Fig 1. A Sketch of Computational Biology Research
Click on image for larger view. This figure offers a general perspective on computational biology research, outlining the relationships of biological information, in silico analysis and the generation of understanding. The cycle of knowledge, experimentation and modelling is synonymous with scientific inquiry; computational approaches are vital to modern biology, which interprets large datasets to gain insight into complex systems.
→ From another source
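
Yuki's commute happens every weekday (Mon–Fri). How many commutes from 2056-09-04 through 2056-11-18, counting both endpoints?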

Systems-wide Functional Association Networks
Considerable numbers of genes (20-50%) do not have confidently assigned function in current genome annotations. Indeed, many genes of unknown function are coordinately regulated in cellular processes (e.g. differentiation). Even for the set of genes with assigned functions, a substantial fraction of the total pleiotropy likely remains undiscovered. Genome-scale datasets afford unprecedented opportunity for probabilistic mapping of gene functional relationships in order to address this knowledge gap. We are applying machine learning over large datasets to produce networks of gene functional association and transcriptional regulation. These networks are interrogated by graph theoretic approaches in order to gain insights into signalling and metabolism in development and diseases (e.g. cancers, neurodegeneration, MRSA).